Amazon is allowing itself 18 years to be carbon neutral by 2040. Compare this to Denmark, a country succeeding in its long-term goals to be a carbon neutral society, and who set intermediate goals to be at 30 percent renewable energy sources by 2020 and reached these in 2016.
Amazon said the scale at which it moves products, manufactures goods and creates computing capacity means some of its businesses are more carbon-intensive. Between 2020 and 2021 Amazon doubled the size of its fulfilment network and expanded its transportation network.
Compare Amazon to an e-commerce giant like Farfetch, and Amazon comes out as the monopolistic retail giant, buying from brands, stocking merchandise and shipping to customers, often squashing the small high street business or boutique owner.
Amazon's C02 output matches that of Bangladesh
In metrics, Amazon’s carbon output measured 71.54 million metric tons of CO2, the equivalent produced by countries such as Bangladesh. It is 30 percent higher than the output of the US government of 47.50 million metric tonnes of CO2 in the same year.
Amazon’s true footprint may be much higher, as its reporting does not include emissions produced from manufacturing of its third-party products.

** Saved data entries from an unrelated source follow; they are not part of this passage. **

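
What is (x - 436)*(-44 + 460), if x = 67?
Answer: -153504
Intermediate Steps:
(x - 436)*(-44 + 460) = (67 - 436)*(-44 + 460) = -369*416 = -153504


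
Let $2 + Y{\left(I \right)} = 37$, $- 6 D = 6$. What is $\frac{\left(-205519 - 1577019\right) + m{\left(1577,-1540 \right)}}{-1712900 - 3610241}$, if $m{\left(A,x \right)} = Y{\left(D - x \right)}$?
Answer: $\frac{1782503}{5323141} \approx 0.33486$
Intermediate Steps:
$D = -1$ ($D = \left(- \frac{1}{6}\right) 6 = -1$)
$Y{\left(I \right)} = 35$ ($Y{\left(I \right)} = -2 + 37 = 35$)
$m{\left(A,x \right)} = 35$
$\frac{\left(-205519 - 1577019\right) + m{\left(1577,-1540 \right)}}{-1712900 - 3610241} = \frac{\left(-205519 - 1577019\right) + 35}{-1712900 - 3610241} = \frac{\left(-205519 - 1577019\right) + 35}{-5323141} = \left(-1782538 + 35\right) \left(- \frac{1}{5323141}\right) = \left(-1782503\right) \left(- \frac{1}{5323141}\right) = \frac{1782503}{5323141}$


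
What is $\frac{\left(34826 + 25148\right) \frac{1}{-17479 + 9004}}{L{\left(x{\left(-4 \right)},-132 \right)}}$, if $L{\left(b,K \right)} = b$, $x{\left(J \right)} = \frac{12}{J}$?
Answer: $\frac{59974}{25425} \approx 2.3589$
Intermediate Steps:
$\frac{\left(34826 + 25148\right) \frac{1}{-17479 + 9004}}{L{\left(x{\left(-4 \right)},-132 \right)}} = \frac{\left(34826 + 25148\right) \frac{1}{-17479 + 9004}}{12 \frac{1}{-4}} = \frac{59974 \frac{1}{-8475}}{12 \left(- \frac{1}{4}\right)} = \frac{59974 \left(- \frac{1}{8475}\right)}{-3} = \left(- \frac{59974}{8475}\right) \left(- \frac{1}{3}\right) = \frac{59974}{25425}$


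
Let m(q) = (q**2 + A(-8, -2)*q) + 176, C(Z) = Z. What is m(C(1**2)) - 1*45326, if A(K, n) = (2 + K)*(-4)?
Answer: -45125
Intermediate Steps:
A(K, n) = -8 - 4*K
m(q) = 176 + q**2 + 24*q (m(q) = (q**2 + (-8 - 4*(-8))*q) + 176 = (q**2 + (-8 + 32)*q) + 176 = (q**2 + 24*q) + 176 = 176 + q**2 + 24*q)
m(C(1**2)) - 1*45326 = (176 + (1**2)**2 + 24*1**2) - 1*45326 = (176 + 1**2 + 24*1) - 45326 = (176 + 1 + 24) - 45326 = 201 - 45326 = -45125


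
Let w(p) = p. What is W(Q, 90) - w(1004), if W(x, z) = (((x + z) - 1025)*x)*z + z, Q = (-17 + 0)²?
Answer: -16803374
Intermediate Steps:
Q = 289 (Q = (-17)² = 289)
W(x, z) = z + x*z*(-1025 + x + z) (W(x, z) = ((-1025 + x + z)*x)*z + z = (x*(-1025 + x + z))*z + z = x*z*(-1025 + x + z) + z = z + x*z*(-1025 + x + z))
W(Q, 90) - w(1004) = 90*(1 + 289² - 1025*289 + 289*90) - 1*1004 = 90*(1 + 83521 - 296225 + 26010) - 1004 = 90*(-186693) - 1004 = -16802370 - 1004 = -16803374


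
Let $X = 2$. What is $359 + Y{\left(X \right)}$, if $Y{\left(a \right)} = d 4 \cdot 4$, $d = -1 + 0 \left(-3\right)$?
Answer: $343$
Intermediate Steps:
$d = -1$ ($d = -1 + 0 = -1$)
$Y{\left(a \right)} = -16$ ($Y{\left(a \right)} = \left(-1\right) 4 \cdot 4 = \left(-4\right) 4 = -16$)
$359 + Y{\left(X \right)} = 359 - 16 = 343$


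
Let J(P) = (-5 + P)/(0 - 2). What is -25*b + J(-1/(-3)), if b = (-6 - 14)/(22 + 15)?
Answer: 1759/111 ≈ 15.847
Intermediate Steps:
b = -20/37 ≈ -0.54054
J(P) = 5/2 - P/2 (J(P) = (-5 + P)/(-2) = (-5 + P)*(-1/2) = 5/2 - P/2)
-25*b + J(-1/(-3)) = -25*(-20/37) + (5/2 - (-1)/(2*(-3))) = 500/37 + (5/2 - (-1)*(-1)/(2*3)) = 500/37 + (5/2 - 1/2*1/3) = 500/37 + (5/2 - 1/6) = 500/37 + 7/3 = 1759/111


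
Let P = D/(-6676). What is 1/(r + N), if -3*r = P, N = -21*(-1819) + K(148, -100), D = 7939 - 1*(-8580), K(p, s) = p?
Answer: 20028/768030235 ≈ 2.6077e-5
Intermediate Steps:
D = 16519 (D = 7939 + 8580 = 16519)
P = -16519/6676 (P = 16519/(-6676) = 16519*(-1/6676) = -16519/6676 ≈ -2.4744)
N = 38347 (N = -21*(-1819) + 148 = 38199 + 148 = 38347)
r = 16519/20028 (r = -⅓*(-16519/6676) = 16519/20028 ≈ 0.82479)
1/(r + N) = 1/(16519/20028 + 38347) = 1/(768030235/20028) = 20028/768030235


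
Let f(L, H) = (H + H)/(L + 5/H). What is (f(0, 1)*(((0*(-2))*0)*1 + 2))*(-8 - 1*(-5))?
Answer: -12/5 ≈ -2.4000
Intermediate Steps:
f(L, H) = 2*H/(L + 5/H) (f(L, H) = (2*H)/(L + 5/H) = 2*H/(L + 5/H))
(f(0, 1)*(((0*(-2))*0)*1 + 2))*(-8 - 1*(-5)) = ((2*1**2/(5 + 1*0))*(((0*(-2))*0)*1 + 2))*(-8 - 1*(-5)) = ((2*1/(5 + 0))*((0*0)*1 + 2))*(-8 + 5) = ((2*1/5)*(0*1 + 2))*(-3) = ((2*1*(1/5))*(0 + 2))*(-3) = ((2/5)*2)*(-3) = (4/5)*(-3) = -12/5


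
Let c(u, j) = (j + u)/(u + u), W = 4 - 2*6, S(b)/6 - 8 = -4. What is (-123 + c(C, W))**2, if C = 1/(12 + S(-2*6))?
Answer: 284089/4 ≈ 71022.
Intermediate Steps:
S(b) = 24 (S(b) = 48 + 6*(-4) = 48 - 24 = 24)
W = -8 (W = 4 - 12 = -8)
C = 1/36 (C = 1/(12 + 24) = 1/36 ≈ 0.027778)
c(u, j) = (j + u)/(2*u) (c(u, j) = (j + u)/((2*u)) = (j + u)*(1/(2*u)) = (j + u)/(2*u))
(-123 + c(C, W))**2 = (-123 + (-8 + 1/36)/(2*(1/36)))**2 = (-123 + (1/2)*36*(-287/36))**2 = (-123 - 287/2)**2 = (-533/2)**2 = 284089/4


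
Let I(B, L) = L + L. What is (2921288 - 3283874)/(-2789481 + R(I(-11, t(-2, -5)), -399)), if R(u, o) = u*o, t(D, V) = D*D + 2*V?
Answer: 120862/928231 ≈ 0.13021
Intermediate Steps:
t(D, V) = D² + 2*V
I(B, L) = 2*L
R(u, o) = o*u
(2921288 - 3283874)/(-2789481 + R(I(-11, t(-2, -5)), -399)) = (2921288 - 3283874)/(-2789481 - 798*((-2)² + 2*(-5))) = -362586/(-2789481 - 798*(4 - 10)) = -362586/(-2789481 - 798*(-6)) = -362586/(-2789481 - 399*(-12)) = -362586/(-2789481 + 4788) = -362586/(-2784693) = -362586*(-1/2784693) = 120862/928231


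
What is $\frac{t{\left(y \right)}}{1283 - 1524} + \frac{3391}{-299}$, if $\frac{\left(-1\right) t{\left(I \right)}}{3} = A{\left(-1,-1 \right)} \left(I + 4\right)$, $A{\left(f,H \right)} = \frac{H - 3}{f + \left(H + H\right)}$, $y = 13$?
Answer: $- \frac{796899}{72059} \approx -11.059$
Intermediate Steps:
$A{\left(f,H \right)} = \frac{-3 + H}{f + 2 H}$
$t{\left(I \right)} = -16 - 4 I$ ($t{\left(I \right)} = - 3 \frac{-3 - 1}{-1 + 2 \left(-1\right)} \left(I + 4\right) = - 3 \frac{1}{-1 - 2} \left(-4\right) \left(4 + I\right) = - 3 \frac{1}{-3} \left(-4\right) \left(4 + I\right) = - 3 \left(- \frac{1}{3}\right) \left(-4\right) \left(4 + I\right) = - 3 \frac{4 \left(4 + I\right)}{3} = - 3 \left(\frac{16}{3} + \frac{4 I}{3}\right) = -16 - 4 I$)
$\frac{t{\left(y \right)}}{1283 - 1524} + \frac{3391}{-299} = \frac{-16 - 52}{1283 - 1524} + \frac{3391}{-299} = \frac{-16 - 52}{-241} + 3391 \left(- \frac{1}{299}\right) = \left(-68\right) \left(- \frac{1}{241}\right) - \frac{3391}{299} = \frac{68}{241} - \frac{3391}{299} = - \frac{796899}{72059}$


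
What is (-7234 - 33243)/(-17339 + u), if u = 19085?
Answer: -40477/1746 ≈ -23.183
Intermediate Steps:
(-7234 - 33243)/(-17339 + u) = (-7234 - 33243)/(-17339 + 19085) = -40477/1746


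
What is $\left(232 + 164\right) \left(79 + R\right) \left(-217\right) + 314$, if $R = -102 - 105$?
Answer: $10999610$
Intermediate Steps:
$R = -207$
$\left(232 + 164\right) \left(79 + R\right) \left(-217\right) + 314 = \left(232 + 164\right) \left(79 - 207\right) \left(-217\right) + 314 = 396 \left(-128\right) \left(-217\right) + 314 = \left(-50688\right) \left(-217\right) + 314 = 10999296 + 314 = 10999610$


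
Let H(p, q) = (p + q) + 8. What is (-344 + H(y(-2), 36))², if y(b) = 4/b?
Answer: 91204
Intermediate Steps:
H(p, q) = 8 + p + q
(-344 + H(y(-2), 36))² = (-344 + (8 + 4/(-2) + 36))² = (-344 + (8 + 4*(-½) + 36))² = (-344 + (8 - 2 + 36))² = (-344 + 42)² = (-302)² = 91204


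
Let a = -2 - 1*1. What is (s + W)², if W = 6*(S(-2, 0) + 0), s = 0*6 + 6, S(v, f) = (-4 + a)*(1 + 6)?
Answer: 82944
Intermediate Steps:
a = -3 (a = -2 - 1 = -3)
S(v, f) = -49 (S(v, f) = (-4 - 3)*(1 + 6) = -7*7 = -49)
s = 6 (s = 0 + 6 = 6)
W = -294 (W = 6*(-49 + 0) = 6*(-49) = -294)
(s + W)² = (6 - 294)² = (-288)² = 82944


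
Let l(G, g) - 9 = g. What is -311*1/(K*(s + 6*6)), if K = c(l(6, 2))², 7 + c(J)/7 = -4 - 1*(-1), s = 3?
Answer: -311/191100 ≈ -0.0016274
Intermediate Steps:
l(G, g) = 9 + g
c(J) = -70 (c(J) = -49 + 7*(-4 - 1*(-1)) = -49 + 7*(-4 + 1) = -49 + 7*(-3) = -49 - 21 = -70)
K = 4900 (K = (-70)² = 4900)
-311*1/(K*(s + 6*6)) = -311*1/(4900*(3 + 6*6)) = -311*1/(4900*(3 + 36)) = -311/(39*4900) = -311/191100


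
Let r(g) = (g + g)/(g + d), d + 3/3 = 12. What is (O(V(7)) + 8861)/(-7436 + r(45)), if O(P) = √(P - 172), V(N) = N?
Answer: -248108/208163 - 28*I*√165/208163 ≈ -1.1919 - 0.0017278*I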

Still, the news was not all bad. Amazon said its carbon intensity fell -1.9 percent. This measurement quantifies total carbon C02 emissions per dollar of gross merchandise sales (GMS).
In a statement Amazon said: “This year-over-year carbon intensity comparison reflects our early progress to decarbonize our operations as we also continue to grow as a company. Nearly half of our carbon intensity improvement is a result of our investments in renewable energy and operational efficiency enhancements.”